An essay about Nora Helmer’s increasing self-knowledge should focus on the key lessons she shows she has learned by the end of act 3. These key points should be incorporated into a central argument, or thesis statement, in the essay’s first, or introductory, paragraph. The introduction should include a brief indication of how those lessons are developed in each of the three acts. In three paragraphs that follow, each one can focus on the content of one act. The fifth, or concluding, paragraph, should bring together the most significant aspects of each act and reconnect them to the thesis advanced in the introduction.
At the play’s end, the door closes behind Nora. She has developed enough confidence in her own skills and self-worth that she knows that, somehow, she will be able to support herself and gain the self-respect she has been lacking. Equally important, she finally admits that she is not dependent on Torvald. The reverse is actually true: for many years, she has been making financial decisions and earning money, all the while hiding her activities from him. Furthermore, when she is honest with him, he proves a hypocrite whom she cannot respect.
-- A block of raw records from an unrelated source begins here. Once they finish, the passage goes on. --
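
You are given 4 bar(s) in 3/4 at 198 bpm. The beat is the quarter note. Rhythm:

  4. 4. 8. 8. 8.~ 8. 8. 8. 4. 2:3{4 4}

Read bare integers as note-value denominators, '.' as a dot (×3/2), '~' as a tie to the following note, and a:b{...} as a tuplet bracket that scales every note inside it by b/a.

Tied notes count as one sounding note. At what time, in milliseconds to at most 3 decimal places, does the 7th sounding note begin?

1. 0.0ms @ 0 + 454.545ms (3/2)
2. 454.545ms @ 3/2 + 454.545ms (3/2)
3. 909.091ms @ 3 + 227.273ms (3/4)
4. 1136.364ms @ 15/4 + 227.273ms (3/4)
5. 1363.636ms @ 9/2 + 454.545ms (3/2)
6. 1818.182ms @ 6 + 227.273ms (3/4)
7. 2045.455ms @ 27/4 + 227.273ms (3/4)
8. 2272.727ms @ 15/2 + 454.545ms (3/2)
9. 2727.273ms @ 9 + 454.545ms (3/2)
10. 3181.818ms @ 21/2 + 454.545ms (3/2)

note 7 onset = 27/4b = 2045.455ms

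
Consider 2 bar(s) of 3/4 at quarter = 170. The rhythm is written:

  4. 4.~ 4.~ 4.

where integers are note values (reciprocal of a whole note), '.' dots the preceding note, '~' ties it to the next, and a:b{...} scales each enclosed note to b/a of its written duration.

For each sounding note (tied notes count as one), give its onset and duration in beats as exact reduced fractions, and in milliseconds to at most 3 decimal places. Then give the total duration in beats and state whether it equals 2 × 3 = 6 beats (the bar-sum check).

1) 0.0ms=0b +529.412ms=3/2b
2) 529.412ms=3/2b +1588.235ms=9/2b
Σ=6b of 6 (170bpm 3/4) — PASS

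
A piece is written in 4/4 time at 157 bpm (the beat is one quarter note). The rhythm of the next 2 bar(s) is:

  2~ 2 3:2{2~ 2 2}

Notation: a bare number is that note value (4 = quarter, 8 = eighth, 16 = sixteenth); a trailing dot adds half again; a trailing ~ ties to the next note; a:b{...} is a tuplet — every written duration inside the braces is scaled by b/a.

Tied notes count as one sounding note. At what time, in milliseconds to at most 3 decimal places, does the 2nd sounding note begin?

1. 0.0ms @ 0 + 1528.662ms (4)
2. 1528.662ms @ 4 + 1019.108ms (8/3)
3. 2547.771ms @ 20/3 + 509.554ms (4/3)

note 2 onset = 4b = 1528.662ms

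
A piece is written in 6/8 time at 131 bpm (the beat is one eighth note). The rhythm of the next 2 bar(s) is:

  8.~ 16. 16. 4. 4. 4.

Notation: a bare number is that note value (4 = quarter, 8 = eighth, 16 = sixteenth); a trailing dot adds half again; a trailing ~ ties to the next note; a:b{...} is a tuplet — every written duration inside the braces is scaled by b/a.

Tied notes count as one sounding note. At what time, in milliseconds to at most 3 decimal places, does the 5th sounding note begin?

1. 0.0ms @ 0 + 1030.534ms (9/4)
2. 1030.534ms @ 9/4 + 343.511ms (3/4)
3. 1374.046ms @ 3 + 1374.046ms (3)
4. 2748.092ms @ 6 + 1374.046ms (3)
5. 4122.137ms @ 9 + 1374.046ms (3)

note 5 onset = 9b = 4122.137ms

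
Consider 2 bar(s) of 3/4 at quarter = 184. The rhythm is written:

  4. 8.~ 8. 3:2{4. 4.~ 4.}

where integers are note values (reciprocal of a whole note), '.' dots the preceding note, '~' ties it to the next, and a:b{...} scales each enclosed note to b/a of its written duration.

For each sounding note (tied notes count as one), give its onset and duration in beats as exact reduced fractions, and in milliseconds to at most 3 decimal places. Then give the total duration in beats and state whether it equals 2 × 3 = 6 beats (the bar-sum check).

1) 0.0ms=0b +489.13ms=3/2b
2) 489.13ms=3/2b +489.13ms=3/2b
3) 978.261ms=3b +326.087ms=1b
4) 1304.348ms=4b +652.174ms=2b
Σ=6b of 6 (184bpm 3/4) — PASS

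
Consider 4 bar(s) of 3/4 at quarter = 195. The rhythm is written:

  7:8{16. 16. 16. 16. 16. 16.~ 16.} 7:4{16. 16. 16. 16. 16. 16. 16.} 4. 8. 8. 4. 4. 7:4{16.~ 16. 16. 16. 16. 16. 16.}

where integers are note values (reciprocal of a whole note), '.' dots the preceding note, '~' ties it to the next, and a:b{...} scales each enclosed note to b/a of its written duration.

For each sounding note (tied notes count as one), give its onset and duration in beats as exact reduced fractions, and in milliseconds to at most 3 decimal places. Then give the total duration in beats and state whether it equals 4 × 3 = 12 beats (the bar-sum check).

1) 0.0ms=0b +131.868ms=3/7b
2) 131.868ms=3/7b +131.868ms=3/7b
3) 263.736ms=6/7b +131.868ms=3/7b
4) 395.604ms=9/7b +131.868ms=3/7b
5) 527.473ms=12/7b +131.868ms=3/7b
6) 659.341ms=15/7b +263.736ms=6/7b
7) 923.077ms=3b +65.934ms=3/14b
8) 989.011ms=45/14b +65.934ms=3/14b
9) 1054.945ms=24/7b +65.934ms=3/14b
10) 1120.879ms=51/14b +65.934ms=3/14b
11) 1186.813ms=27/7b +65.934ms=3/14b
12) 1252.747ms=57/14b +65.934ms=3/14b
13) 1318.681ms=30/7b +65.934ms=3/14b
14) 1384.615ms=9/2b +461.538ms=3/2b
15) 1846.154ms=6b +230.769ms=3/4b
16) 2076.923ms=27/4b +230.769ms=3/4b
17) 2307.692ms=15/2b +461.538ms=3/2b
18) 2769.231ms=9b +461.538ms=3/2b
19) 3230.769ms=21/2b +131.868ms=3/7b
20) 3362.637ms=153/14b +65.934ms=3/14b
21) 3428.571ms=78/7b +65.934ms=3/14b
22) 3494.505ms=159/14b +65.934ms=3/14b
23) 3560.44ms=81/7b +65.934ms=3/14b
24) 3626.374ms=165/14b +65.934ms=3/14b
Σ=12b of 12 (195bpm 3/4) — PASS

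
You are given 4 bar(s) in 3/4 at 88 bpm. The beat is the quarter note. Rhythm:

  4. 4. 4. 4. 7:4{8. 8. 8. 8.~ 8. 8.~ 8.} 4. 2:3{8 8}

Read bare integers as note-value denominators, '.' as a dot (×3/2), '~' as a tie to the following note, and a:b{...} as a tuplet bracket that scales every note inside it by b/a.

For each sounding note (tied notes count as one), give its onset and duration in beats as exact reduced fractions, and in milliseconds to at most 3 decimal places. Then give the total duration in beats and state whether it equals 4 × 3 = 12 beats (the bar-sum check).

1) 0.0ms=0b +1022.727ms=3/2b
2) 1022.727ms=3/2b +1022.727ms=3/2b
3) 2045.455ms=3b +1022.727ms=3/2b
4) 3068.182ms=9/2b +1022.727ms=3/2b
5) 4090.909ms=6b +292.208ms=3/7b
6) 4383.117ms=45/7b +292.208ms=3/7b
7) 4675.325ms=48/7b +292.208ms=3/7b
8) 4967.532ms=51/7b +584.416ms=6/7b
9) 5551.948ms=57/7b +584.416ms=6/7b
10) 6136.364ms=9b +1022.727ms=3/2b
11) 7159.091ms=21/2b +511.364ms=3/4b
12) 7670.455ms=45/4b +511.364ms=3/4b
Σ=12b of 12 (88bpm 3/4) — PASS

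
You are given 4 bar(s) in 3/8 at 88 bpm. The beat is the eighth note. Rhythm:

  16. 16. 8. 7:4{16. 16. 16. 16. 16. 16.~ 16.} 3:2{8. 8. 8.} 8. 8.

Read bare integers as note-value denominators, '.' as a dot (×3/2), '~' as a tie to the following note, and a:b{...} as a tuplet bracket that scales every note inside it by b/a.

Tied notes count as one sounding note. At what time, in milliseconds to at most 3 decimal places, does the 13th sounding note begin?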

In the first act, the audience sees Nora timidly interacting with her husband and deferring to his patronizing treatment. Through her reunion with her old friend Christine Linde, Nora begins to see that women can earn a living and overcome serious obstacles. She verbalizes what she had kept inside, that she has been secretly earning money and took out a fraudulent loan without her husband's knowledge. She also learns that Torvald’s rigid morality would never allow him to forgive her crime and deception.
In act 2, Nora progresses further on her quest of self-discovery when she argues with Krogstad and finds him totally unmoved by her offer of self-sacrifice. Her understanding that she has no influence over another person’s decision occurs alongside her newfound appreciation for personal responsibility. Once she accepts being responsible in one domain of her life, she realizes that she will be able to live independently—a conviction she conveys to Torvald in act 3.